Thakurta quit after he was asked to withdraw two articles critical of the government for favouring the Adani business group.

Written by : IANS

Sarwar Kashani

India faces a "real danger to freedom of expression", says Paranjoy Guha Thakurta, a veteran journalist, who quit as editor of Economic and Political Weekly (EPW) after he was asked by the trust that manages the internationally respected journal to withdraw two articles critical of the government for favouring the Adani business group.

"I do believe that in India, there is real and present danger to freedom of expression, which you and everybody know is a fundamental right of every citizen" guaranteed by the Constitution, Thakurta told IANS in a chat over the circumstances that led him to quit the academic journal, known for its strong editorials, scholarly pieces and political commentaries.

The editor resigned on July 18, minutes after his meeting with the directors of the Sameeksha Trust -- economist Deepak Nayyar, who is chairman, historian Romila Thapar, sociologist Dipankar Gupta, former bureaucrat D.N. Ghosh, Ambedkar University Vice-Chancellor Shyam Menon, and CSDS director Rajeev Bhargava -- that runs the journal.

Thakurta, a well-known business journalist and political commentator, took over as the editor in January last year, succeeding C. Rammanohar Reddy, who ran the journal for 10 years.

He said the magazine had received a notice from the Adani group that sought an unconditional withdrawal of the two "defamatory and harmful" articles co-authored by him.

Thakurta had published the Adani notice and a reply on the magazine website alongside the latest article.

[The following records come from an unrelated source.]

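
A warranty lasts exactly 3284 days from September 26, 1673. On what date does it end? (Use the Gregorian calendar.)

+365 (one year) → Sep 26, 1674 (2919 left).
+365 (one year) → Sep 26, 1675 (2554 left).
+366 (one year; includes Feb 29, 1676) → Sep 26, 1676 (2188 left).
+365 (one year) → Sep 26, 1677 (1823 left).
+365 (one year) → Sep 26, 1678 (1458 left).
+365 (one year) → Sep 26, 1679 (1093 left).
+366 (one year; includes Feb 29, 1680) → Sep 26, 1680 (727 left).
+365 (one year) → Sep 26, 1681 (362 left).
Sep has 30 days: +5 → Oct 1, 1681 (357 left).
Oct has 31 days: +31 → Nov 1, 1681 (326 left).
Nov has 30 days: +30 → Dec 1, 1681 (296 left).
Dec has 31 days: +31 → Jan 1, 1682 (265 left).
Jan has 31 days: +31 → Feb 1, 1682 (234 left).
Feb has 28 days: +28 → Mar 1, 1682 (206 left).
Mar has 31 days: +31 → Apr 1, 1682 (175 left).
Apr has 30 days: +30 → May 1, 1682 (145 left).
May has 31 days: +31 → Jun 1, 1682 (114 left).
Jun has 30 days: +30 → Jul 1, 1682 (84 left).
Jul has 31 days: +31 → Aug 1, 1682 (53 left).
Aug has 31 days: +31 → Sep 1, 1682 (22 left).
+22 → Sep 23, 1682.

September 23, 1682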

The trustees, he said, took "great umbrage" to his decision to engage a lawyer to represent the trust without seeking prior permission that was dubbed "an act of grave impropriety".

He said he conceded to a procedural error "for which I apologised".

But the chairman then asked him "to pull down the articles...right now" together with the notice from the Adanis and also the reply, he said. Thakurta said he got the article pulled down, but also immediately submitted his resignation.

Sameeksha later issued a statement saying Thakurta had breached their trust "in taking a unilateral decision on a matter where any decision could be taken only by... the governing board".

It said his resignation was accepted but remained silent on Thakurta's claim that he was ordered to withdraw the articles, maintaining that "there is no question of the Sameeksha Trust, an independent non-partisan institution, bowing to external pressures of any kind. It never has".

When contacted, trustees Gupta and Thapar refused to speak further on the issue.

Thakurta said he tried arguing with the trust that what the Adanis had sent was just a legal notice but then in any civil or criminal defamation case, "truth is the best defence".

"I stand by each and every sentence, each and every line, each and every observation made in that article. I have done my due diligence," said the journalist who has been writing on political economy for the past four decades.

He said he was not "personally disappointed or unhappy" over what happened because he had done his duty.

"If I cannot play the role of an antagonist, if not an adversary, to those in power -- be they politicians, bureaucrats or corporate captains -- then I am failing to perform my duties and obligations as a journalist. It is not my personal battle, it's a battle which has wider social and political ramifications."